O aluno de Beethoven, Carl Czerny, ensinou Franz Liszt e também Theodor Leschetizky, o professor de piano mais prolífico do final do século 19 e início do século 20. Leschetizky por sua vez ensinou Mieczyslaw Horszowski, que acompanhou Pablo Casals quando ele tocou na Casa Branca de Kennedy. Horszowski - que ouvi em concerto quando ele tinha quase 100 anos - ensinou o pianista italiano Carlo Levi Minzi, que me ensinou. O principal professor de Levi Minzi foi o pianista suíço Paul Baumgartner, aluno de Walter Braunfels, mais um aluno de Leschetizky. Também estudei com Niels Ostbye, aluno de Edwin Fischer, por sua vez aluno do aluno de Liszt, Martin Krause. 

Não que eu seja digno de meus professores ou de meus yichus, mas com eles aprendi algo de Beethoven: podemos julgar o que é simplesmente belo, mas a arte sublime julga-nos, ou melhor, desafia-nos a julgar-nos a nós mesmos.

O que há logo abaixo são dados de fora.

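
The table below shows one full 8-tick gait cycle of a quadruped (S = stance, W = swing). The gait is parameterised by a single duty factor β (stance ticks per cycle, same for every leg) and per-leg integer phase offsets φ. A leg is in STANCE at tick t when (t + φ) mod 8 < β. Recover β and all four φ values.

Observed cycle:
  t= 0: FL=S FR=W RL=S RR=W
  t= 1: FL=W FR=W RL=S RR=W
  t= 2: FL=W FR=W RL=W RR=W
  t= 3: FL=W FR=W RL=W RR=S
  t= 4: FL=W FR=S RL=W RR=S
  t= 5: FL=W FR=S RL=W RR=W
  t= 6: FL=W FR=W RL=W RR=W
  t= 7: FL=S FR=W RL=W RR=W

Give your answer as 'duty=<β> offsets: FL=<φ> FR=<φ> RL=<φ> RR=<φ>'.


duty β = stance ticks per leg = 2
FL: stance ticks = 2; W→S at t=7 → φ=1
FR: stance ticks = 2; W→S at t=4 → φ=4
RL: stance ticks = 2; W→S at t=0 → φ=0
RR: stance ticks = 2; W→S at t=3 → φ=5

duty=2 offsets: FL=1 FR=4 RL=0 RR=5


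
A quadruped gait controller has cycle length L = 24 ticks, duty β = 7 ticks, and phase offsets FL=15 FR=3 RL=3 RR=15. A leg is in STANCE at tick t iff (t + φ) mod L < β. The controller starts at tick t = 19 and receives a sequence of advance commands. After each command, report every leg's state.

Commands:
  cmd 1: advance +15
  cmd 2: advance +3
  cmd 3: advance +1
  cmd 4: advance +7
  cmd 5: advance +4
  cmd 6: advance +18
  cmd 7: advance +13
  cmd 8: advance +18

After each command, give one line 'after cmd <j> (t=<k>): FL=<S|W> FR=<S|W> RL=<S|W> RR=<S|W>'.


start t=19: FL=W FR=W RL=W RR=W
cmd 1: advance +15 → t=34, phase=(1,13,13,1) → FL=S FR=W RL=W RR=S
cmd 2: advance +3 → t=37, phase=(4,16,16,4) → FL=S FR=W RL=W RR=S
cmd 3: advance +1 → t=38, phase=(5,17,17,5) → FL=S FR=W RL=W RR=S
cmd 4: advance +7 → t=45, phase=(12,0,0,12) → FL=W FR=S RL=S RR=W
cmd 5: advance +4 → t=49, phase=(16,4,4,16) → FL=W FR=S RL=S RR=W
cmd 6: advance +18 → t=67, phase=(10,22,22,10) → FL=W FR=W RL=W RR=W
cmd 7: advance +13 → t=80, phase=(23,11,11,23) → FL=W FR=W RL=W RR=W
cmd 8: advance +18 → t=98, phase=(17,5,5,17) → FL=W FR=S RL=S RR=W

after cmd 1 (t=34): FL=S FR=W RL=W RR=S
after cmd 2 (t=37): FL=S FR=W RL=W RR=S
after cmd 3 (t=38): FL=S FR=W RL=W RR=S
after cmd 4 (t=45): FL=W FR=S RL=S RR=W
after cmd 5 (t=49): FL=W FR=S RL=S RR=W
after cmd 6 (t=67): FL=W FR=W RL=W RR=W
after cmd 7 (t=80): FL=W FR=W RL=W RR=W
after cmd 8 (t=98): FL=W FR=S RL=S RR=W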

O envolvimento com a música sublime tem algo em comum com a oração judaica. Como o falecido Rabino Joseph Hertz escreveu na introdução de sua edição do siddur: "Se em grego a raiz do significado do verbo 'orar' significa 'desejar', e se em alemão significa 'implorar, 'em hebraico, a palavra principal para oração vem da raiz,' julgar ', e a forma reflexiva usual (hithpallel) significa literalmente' julgar-se a si mesmo '. A palavra tefillah,' oração ', foi, portanto, entendida como' auto-exame '- se somos dignos de nos dirigir ao Santo, que exige justiça e santidade de vida de Seus adoradores ”.

A beleza pode estar nos olhos de quem vê, mas o Sublime exige uma resposta altamente específica do público. 
Em 1790, Beethoven era um virtuoso de 20 anos da província alemã da Renânia, recém-chegado a Viena, a capital musical da Europa, quando o filósofo Immanuel Kant publicou a sua Crítica da Faculdade de Julgar. O termo “Belo” aplica-se a objetos finitos que cabem dentro do nosso entendimento: uma flor, uma árvore, uma melodia. Mas existem fenómenos naturais que nos confrontam com o infinito, que os nossos sentidos não podem captar e a nossa compreensão não pode apreender. 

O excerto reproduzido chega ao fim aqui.